Padraig Conlon 12 Nov 2020

Dublin City Councillors have voted to rename a bridge beside Croke Park as “Bloody Sunday Bridge” in memory of the 14 civilians killed by British forces in the stadium 100 years ago.

The motion was put forward by Cllr. Nial Ring and Cllr. Cieran Perry to rename the bridge at the Canal End of Croke Park from which the RIC/Auxiliaries/Black and Tans fired at the spectators and players at the Dublin v Tipperary football match on Bloody Sunday, 21st November 1920.

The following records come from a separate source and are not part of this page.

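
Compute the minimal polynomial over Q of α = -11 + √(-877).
m_α(x) = x^2 + 22x + 998

From α + 11 = √(-877), squaring gives (α + 11)^2 = -877, i.e. α^2 + 22α + 121 = -877, so α^2 + 22α + 998 = 0. The discriminant of x^2 + 22x + 998 is (22)^2 - 4·(998) = 484 - 3992 = -3508, and 4·(-877) is not a perfect square in Q since -877 is squarefree and ≠ 1. Hence x^2 + 22x + 998 is irreducible over Q and is the minimal polynomial of α.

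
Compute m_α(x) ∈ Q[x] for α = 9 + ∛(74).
m_α(x) = x^3 - 27x^2 + 243x - 803

Set β = α - 9 = ∛(74), so β^3 = 74. Then (α - 9)^3 - 74 = 0, i.e. α is a root of g(x) = (x - 9)^3 - 74 = x^3 - 27x^2 + 243x - 803. Since g(x) = h(x - 9) where h(x) = x^3 - 74, and h is irreducible over Q (because 74 is not a perfect cube, so h has no rational root, and a monic cubic with no rational root is irreducible), g is also irreducible (irreducibility is preserved under the substitution x → x - 9). Hence m_α(x) = x^3 - 27x^2 + 243x - 803.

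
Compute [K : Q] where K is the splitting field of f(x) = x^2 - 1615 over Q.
[K : Q] = 2

f(x) = x^2 - 1615 factors as (x - √1615)(x + √1615). The splitting field is K = Q(√1615). Since 1615 is squarefree and > 1, it is not a perfect square, so x^2 - 1615 is irreducible over Q and [Q(√1615) : Q] = 2. Hence [K : Q] = 2.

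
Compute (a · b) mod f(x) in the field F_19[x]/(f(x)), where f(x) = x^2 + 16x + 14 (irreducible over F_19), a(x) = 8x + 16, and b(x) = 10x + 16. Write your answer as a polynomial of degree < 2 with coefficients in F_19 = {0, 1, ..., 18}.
a · b ≡ 15x + 10 (mod f(x))

Multiply in F_19[x]: a(x)·b(x) = (8x + 16)·(10x + 16) = 4x^2 + 3x + 9. This has degree ≥ 2, so divide by f(x) over F_19: 4x^2 + 3x + 9 = (4)·(x^2 + 16x + 14) + (15x + 10). Hence a·b ≡ 15x + 10 (mod f). (F_19[x]/(f) is a field with 19^2 = 361 elements since f is irreducible of degree 2.)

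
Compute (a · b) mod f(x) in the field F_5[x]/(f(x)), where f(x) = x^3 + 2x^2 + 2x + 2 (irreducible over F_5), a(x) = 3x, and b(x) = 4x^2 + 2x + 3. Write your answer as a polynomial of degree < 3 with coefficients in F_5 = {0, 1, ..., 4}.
a · b ≡ 2x^2 + 1 (mod f(x))

Multiply in F_5[x]: a(x)·b(x) = (3x)·(4x^2 + 2x + 3) = 2x^3 + x^2 + 4x. This has degree ≥ 3, so divide by f(x) over F_5: 2x^3 + x^2 + 4x = (2)·(x^3 + 2x^2 + 2x + 2) + (2x^2 + 1). Hence a·b ≡ 2x^2 + 1 (mod f). (F_5[x]/(f) is a field with 5^3 = 125 elements since f is irreducible of degree 3.)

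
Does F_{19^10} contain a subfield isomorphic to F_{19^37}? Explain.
No: F_{19^37} is not a subfield of F_{19^10}

F_{p^m} embeds in F_{p^n} iff m | n. Here 37 ∤ 10 (since 10 = 0·37 + 10 with remainder 10 ≠ 0), so F_{19^37} is not a subfield of F_{19^10}. Equivalently: if it were, the tower law would give 37 = [F_{19^37}:F_19] dividing [F_{19^10}:F_19] = 10, contradiction.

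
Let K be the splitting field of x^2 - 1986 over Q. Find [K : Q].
[K : Q] = 2

f(x) = x^2 - 1986 factors as (x - √1986)(x + √1986). The splitting field is K = Q(√1986). Since 1986 is squarefree and > 1, it is not a perfect square, so x^2 - 1986 is irreducible over Q and [Q(√1986) : Q] = 2. Hence [K : Q] = 2.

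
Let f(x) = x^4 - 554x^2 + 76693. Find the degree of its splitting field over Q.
[K : Q] = 4

Solving the quadratic in x^2: x^2 = (554 ± √(554^2 - 4·76693))/2 = (554 ± √144)/2 = (554 ± 12)/2, giving x^2 = 283 or x^2 = 271. So f(x) = (x^2 - 283)(x^2 - 271) and the roots of f are ±√283, ±√271. Hence the splitting field is K = Q(√283, √271). Since 283 and 271 are distinct squarefree integers > 1, their product 76693 is not a perfect square, so √271 ∉ Q(√283). By the tower law [K:Q] = [Q(√283,√271):Q(√283)] · [Q(√283):Q] = 2 · 2 = 4.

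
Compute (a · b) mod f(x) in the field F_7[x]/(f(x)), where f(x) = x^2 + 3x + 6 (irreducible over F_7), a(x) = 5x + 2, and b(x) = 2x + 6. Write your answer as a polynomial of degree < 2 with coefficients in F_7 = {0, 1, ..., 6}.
a · b ≡ 4x + 1 (mod f(x))

Multiply in F_7[x]: a(x)·b(x) = (5x + 2)·(2x + 6) = 3x^2 + 6x + 5. This has degree ≥ 2, so divide by f(x) over F_7: 3x^2 + 6x + 5 = (3)·(x^2 + 3x + 6) + (4x + 1). Hence a·b ≡ 4x + 1 (mod f). (F_7[x]/(f) is a field with 7^2 = 49 elements since f is irreducible of degree 2.)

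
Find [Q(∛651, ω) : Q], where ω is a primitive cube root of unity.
[Q(∛651, ω) : Q] = 6

[Q(∛651):Q] = 3 (min poly x^3 - 651, irreducible since 651 is not a perfect cube). [Q(ω):Q] = 2 (min poly x^2 + x + 1). Since Q(∛651) ⊂ R and ω ∉ R, we have ω ∉ Q(∛651), so x^2 + x + 1 remains irreducible over Q(∛651) and [Q(∛651, ω) : Q(∛651)] = 2. By the tower law, [Q(∛651, ω) : Q] = 3 · 2 = 6. (In fact Q(∛651, ω) is the splitting field of x^3 - 651 over Q.)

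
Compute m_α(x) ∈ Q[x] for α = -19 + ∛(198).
m_α(x) = x^3 + 57x^2 + 1083x + 6661

Set β = α + 19 = ∛(198), so β^3 = 198. Then (α + 19)^3 - 198 = 0, i.e. α is a root of g(x) = (x + 19)^3 - 198 = x^3 + 57x^2 + 1083x + 6661. Since g(x) = h(x + 19) where h(x) = x^3 - 198, and h is irreducible over Q (because 198 is not a perfect cube, so h has no rational root, and a monic cubic with no rational root is irreducible), g is also irreducible (irreducibility is preserved under the substitution x → x + 19). Hence m_α(x) = x^3 + 57x^2 + 1083x + 6661.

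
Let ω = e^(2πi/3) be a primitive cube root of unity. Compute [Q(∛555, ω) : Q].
[Q(∛555, ω) : Q] = 6

[Q(∛555):Q] = 3 (min poly x^3 - 555, irreducible since 555 is not a perfect cube). [Q(ω):Q] = 2 (min poly x^2 + x + 1). Since Q(∛555) ⊂ R and ω ∉ R, we have ω ∉ Q(∛555), so x^2 + x + 1 remains irreducible over Q(∛555) and [Q(∛555, ω) : Q(∛555)] = 2. By the tower law, [Q(∛555, ω) : Q] = 3 · 2 = 6. (In fact Q(∛555, ω) is the splitting field of x^3 - 555 over Q.)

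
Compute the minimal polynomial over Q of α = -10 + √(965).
m_α(x) = x^2 + 20x - 865

From α + 10 = √(965), squaring gives (α + 10)^2 = 965, i.e. α^2 + 20α + 100 = 965, so α^2 + 20α - 865 = 0. The discriminant of x^2 + 20x - 865 is (20)^2 - 4·(-865) = 400 + 3460 = 3860, and 4·(965) is not a perfect square in Q since 965 is squarefree and ≠ 1. Hence x^2 + 20x - 865 is irreducible over Q and is the minimal polynomial of α.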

At Tuesday’s Central Area Council meeting of Dublin City Council, councillors unanimously voted to support the motion.

“It is very fitting that we decided to rename the bridge “Bloody Sunday Bridge” as we approach the centenary of that massacre of innocent civilians in Croke Park” Cllr Ring said after the meeting.

“The bridge was built many years after the Royal Canal opened and so was not named after one of the Royal Canal company directors like Newcomen, Blaquiere, Binns etc., so its name is not so well known.

“In fact, locally nobody really refers to its official name of Clonliffe Bridge but rather Jones’ Road or Russell Street Bridge.

“The process will now commence to get the renaming approved by the full council through the commemorative naming committee process and hopefully when crowds again go to Croke Park they will see and appreciate  “Bloody Sunday Bridge”, he concluded.

One of the victims, Joseph Traynor was picked up outside Croke Park by Joseph and Christopher Ring (Grandfather and granduncle of Nial Ring) and brought to their house nearby in Sackville Gardens, 200 yards from the Canal End, where he was laid on a table and helped.

However, the Ring family knew he was dying so brought him out the back lane and alerted an ambulance.

Joe was brought to Jervis Street hospital where he died an hour later.